The Kia Soul EV though, is different. It’s still on top of its game –which we will get to in a bit – but it’s also very mainstream. And, it doesn’t cost the earth. But, given that it costs twice as much as its petrol-powered twin, well we still won’t call it great value.

Now, the Soul EV isn’t coming to India – well, not just yet, any way. But, it does tell us how the future Kia EV for India will drive and feel.

The Powertrain

One can have the Soul EV in two versions – the long range and the mid range. We had the former. It uses a 64kwh battery, which is liquid cooled, and it promises a range of 452km. Yes! That is outstanding. And even after one discounts the ‘ideal-test-conditions’ optimism, there’s still over 300km to be had on a single charge.

Now, if you are a cynic like me, you might think that this long range is courtesy an anemic motor. But, no. The electric motor is a 150kw unit with almost 400Nm of torque. This torque figure is almost as much as the Toyota Fortuner lists!

Not surprisingly then, the Soul EV does the 0-100kmph dash in less than eight seconds. Top speed, however, is a limited 155kmph. But, given how effortlessly it gets there, you unintentionally find yourself cruising at top speed nearly all the time when on the motorway. But thankfully, then the satnav chimes in. And, it warns you about being ridiculously over the speed limit. Which is also a reminder that spending time in a Korean jail isn’t something to look forward to.

The Drive

Yes, we are in Korea. But on the friendlier south side. And, this isn’t a short, around a go-kart type of EV drive. We are driving from Seoul (in peak hour traffic) to Gapyeong. An almost 150km round trip that involves motorways, single carriageways, twisties, and significant elevation changes. Not to mention some hard charging locals who ensured that we kept that right foot pinned. EV or not, something like ego rarely takes a backseat.

But even so, the range readout on the Soul EV didn’t come down drastically. And at the end of the day we still had over 200km of range left when we pulled into our hotel in Seoul. But, it’s the drive en route that really was a revelation.

For starters, the throttle response and the torque delivery on this EV are instant. It’s not snappy, mind you, just very alert and always there like a good butler on your beck and call.
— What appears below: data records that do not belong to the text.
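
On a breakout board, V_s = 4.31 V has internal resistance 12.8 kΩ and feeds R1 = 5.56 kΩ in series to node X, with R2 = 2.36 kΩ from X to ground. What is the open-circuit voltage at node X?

V_th ≈ 0.491 V

R1' = 12.8 + 5.56 = 18.36 kΩ (source resistance + R1).
With X open, the divider is unloaded: V_th = 4.31 × 2.36/20.72 = 0.4909 V.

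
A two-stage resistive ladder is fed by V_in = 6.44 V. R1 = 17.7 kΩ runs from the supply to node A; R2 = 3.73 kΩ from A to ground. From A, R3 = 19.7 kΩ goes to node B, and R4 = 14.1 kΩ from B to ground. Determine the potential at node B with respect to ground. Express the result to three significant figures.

V_B ≈ 0.429 V

The second stage (R3 + R4 = 33.80 kΩ) loads node A in parallel with R2.
Effective lower resistance at A: R2 ‖ 33.80 = 3.359 kΩ.
So V_A = 6.44 × 0.1595 = 1.027 V.
Stage 2 is unloaded, so V_B = V_A · R4/(R3+R4) = 1.027 × 14.1/33.80 = 0.4285 V.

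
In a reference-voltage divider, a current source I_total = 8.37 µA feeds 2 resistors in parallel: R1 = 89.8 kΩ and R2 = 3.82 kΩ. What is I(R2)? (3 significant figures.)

I ≈ 8.03 µA

With just two branches, the current splits inversely with resistance.
I(R2) = 8.37 × 89.8/(89.8 + 3.82) = 8.37 × 0.9592 = 8.028 µA.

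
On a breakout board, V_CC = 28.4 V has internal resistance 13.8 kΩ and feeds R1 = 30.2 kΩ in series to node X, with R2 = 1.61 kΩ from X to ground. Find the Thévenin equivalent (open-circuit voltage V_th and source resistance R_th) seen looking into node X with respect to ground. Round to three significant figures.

V_th ≈ 1.00 V, R_th ≈ 1.55 kΩ

R1' = 13.8 + 30.2 = 44.00 kΩ (source resistance + R1).
V_th is the unloaded tap voltage: V_CC · R2/(R1'+R2) = 28.4 × 0.03530 = 1.002 V.
Looking into X with the source shorted: R_th = R1'·R2/(R1'+R2) = 44.00 × 1.61/45.61 = 1.553 kΩ.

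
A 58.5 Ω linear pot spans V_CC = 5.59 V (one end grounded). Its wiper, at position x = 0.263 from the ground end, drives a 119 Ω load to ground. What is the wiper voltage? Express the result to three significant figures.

Split the track: R_lower = x·R_p = 15.39 Ω, R_upper = (1−x)·R_p = 43.11 Ω.
Lower segment in parallel with the load: 15.39 ‖ 119 = 13.62 Ω.
Loaded-divider output: V_out = 5.59 × 0.2401 = 1.342 V.

V_out ≈ 1.34 V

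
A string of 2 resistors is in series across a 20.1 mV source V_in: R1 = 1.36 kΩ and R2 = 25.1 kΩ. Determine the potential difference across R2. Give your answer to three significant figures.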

And, I can’t tell you enough, how easy it makes for driving in stop and go traffic, especially when you consider the turbo autos we are beginning to live with on a daily basis today.

Then when you get on the motorway, there’s no engine or exhaust noise, just a very quiet cabin. Talk about having brilliant NVH! Plus, there isn’t much of wind noise either in the Soul. Yes, you can hear the tyres from time to time as the road surface changes, but again, it’s not intrusive. It’s almost like high-end luxury serenity inside this EV’s cabin.

And when you get to a winding road, you can feed in the power with precision, courtesy the instant and seamless throttle and power delivery. It just takes the guessing game away and makes for a purer, more direct driving experience. Sadly, the Soul’s steering or chassis or even the tyres are not up for this directness. But, imagine this throttle directness in a sportier chassis. And, of course more performance. It would be perfect.

The Car

But, Soul is no sportscar. It is an urban tool that also works pretty well on intercity jaunts and hilly terrain. And to me, it doesn’t look bad either. Moreover, it has a feature packed cabin.

On the comfort and convenience end, there’s a good looking, all TFT screen for instrumentation. It also doubles up as a detailed driver information system.  There’s a touchscreen multimedia system, digital climate control system, wireless charging for the cellphone, electric power seats, and a head-up display. In terms of driver aids, there’s adaptive cruise control, collision warning, lane keep and change assist, and ESP. Plus, you get airbags and ABS.

What’s more, and this is crucial, the Soul EV feels and drives like a normal car. It doesn’t have special needs. It doesn’t throw tantrums. And, though it does take forever to charge when plugged into a normal household socket; when charged, it does go on for pretty long.

Now, if you add fast chargers and some subsidy to the mix in the Indian context, a car like the Soul EV, begins to make a lot of sense.